Le diable du terrorisme cherche un pacte
Les récentes informations faisant état de l’évasion de membres de l’État islamique d’un centre de détention dans le nord-est de la Syrie pourraient sembler n’être qu’un incident de sécurité isolé de plus dans une région longtemps en proie à l’instabilité. Ces événements reflètent en réalité un schéma récurrent, ancré dans l’incapacité chronique de la région à affronter le terrorisme à sa source. Pendant des années, les responsables ont présenté la question comme un problème de confinement à court terme. Dans la pratique, cette approche n’a fait que reporter et accumuler l’instabilité.

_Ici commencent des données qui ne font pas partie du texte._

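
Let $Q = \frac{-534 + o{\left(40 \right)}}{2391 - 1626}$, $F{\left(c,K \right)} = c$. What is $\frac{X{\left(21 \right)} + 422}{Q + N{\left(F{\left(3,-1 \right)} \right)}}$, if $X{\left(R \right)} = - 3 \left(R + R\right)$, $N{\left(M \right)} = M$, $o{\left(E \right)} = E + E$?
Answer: $\frac{226440}{1841} \approx 123.0$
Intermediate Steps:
$o{\left(E \right)} = 2 E$
$Q = - \frac{454}{765}$ ($Q = \frac{-534 + 2 \cdot 40}{2391 - 1626} = \frac{-534 + 80}{765} = \left(-454\right) \frac{1}{765} = - \frac{454}{765} \approx -0.59346$)
$X{\left(R \right)} = - 6 R$ ($X{\left(R \right)} = - 3 \cdot 2 R = - 6 R$)
$\frac{X{\left(21 \right)} + 422}{Q + N{\left(F{\left(3,-1 \right)} \right)}} = \frac{\left(-6\right) 21 + 422}{- \frac{454}{765} + 3} = \frac{-126 + 422}{\frac{1841}{765}} = 296 \cdot \frac{765}{1841} = \frac{226440}{1841}$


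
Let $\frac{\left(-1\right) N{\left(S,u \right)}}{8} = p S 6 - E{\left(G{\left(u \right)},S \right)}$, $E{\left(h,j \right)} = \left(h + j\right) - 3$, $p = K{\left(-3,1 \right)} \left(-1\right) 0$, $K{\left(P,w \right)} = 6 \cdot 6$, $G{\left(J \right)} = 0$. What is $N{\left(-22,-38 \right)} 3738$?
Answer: $-747600$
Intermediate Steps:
$K{\left(P,w \right)} = 36$
$p = 0$ ($p = 36 \left(-1\right) 0 = \left(-36\right) 0 = 0$)
$E{\left(h,j \right)} = -3 + h + j$
$N{\left(S,u \right)} = -24 + 8 S$ ($N{\left(S,u \right)} = - 8 \left(0 S 6 - \left(-3 + 0 + S\right)\right) = - 8 \left(0 \cdot 6 - \left(-3 + S\right)\right) = - 8 \left(0 - \left(-3 + S\right)\right) = - 8 \left(3 - S\right) = -24 + 8 S$)
$N{\left(-22,-38 \right)} 3738 = \left(-24 + 8 \left(-22\right)\right) 3738 = \left(-24 - 176\right) 3738 = \left(-200\right) 3738 = -747600$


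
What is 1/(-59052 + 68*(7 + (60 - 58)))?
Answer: -1/58440 ≈ -1.7112e-5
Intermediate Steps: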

Début 2026, les autorités ont transféré des centaines, puis des milliers de détenus des prisons d’Hassaké vers des installations en Irak. Cette décision, intervenue dans un contexte de troubles croissants, visait à empêcher l’effondrement total du système de détention. Elle a marqué une reconnaissance internationale du fait que ce dossier nécessite une gestion coordonnée.
Les États-Unis ont approuvé ce transfert. Le secrétaire d’État Marco Rubio a déclaré que Washington appréciait le leadership de l’Irak et soutenait cette initiative visant à empêcher la libre circulation des combattants de Daech. Il a exhorté les autres nations à rapatrier leurs ressortissants pour qu’ils soient jugés, décrivant cette opération comme faisant partie d’une stratégie à long terme pour empêcher Daech de se reconstituer.
Le problème profond dépasse la logistique. Le terrorisme reste politiquement utile. La région continue d’offrir un terrain fertile : des gouvernements épuisés, des frontières poreuses, des économies fragiles et des conflits actifs. Dans de telles conditions, le terrorisme prospère en tant qu’outil à faible coût et à fort impact dans le cadre de luttes complexes. Le danger réel apparaît lorsque le terrorisme n’est traité que comme une question de sécurité, occultant sa fonction d’instrument politique réutilisable.
Le terrorisme a évolué au-delà des organisations fixes. Il fonctionne désormais comme une force politique flexible, facilement transférable, rapidement mobilisable et remodelable pour s’adapter à des agendas changeants. Des récits simples, des slogans percutants et un ennemi clairement défini s’avèrent souvent plus précieux que des structures formelles. La rhétorique religieuse et sectaire fournit un carburant puissant, transformant les différends politiques en guerres doctrinales. L’antisémitisme et la haine des Juifs se sont révélés particulièrement efficaces pour la mobilisation émotionnelle, présentant les défaites comme des luttes sacrées et reconvertissant la violence en devoir moral. Sous cette forme, le terrorisme devient un produit exportable, adaptable à travers les conflits tout en adhérant à une logique unique : convertir la haine en force opérationnelle.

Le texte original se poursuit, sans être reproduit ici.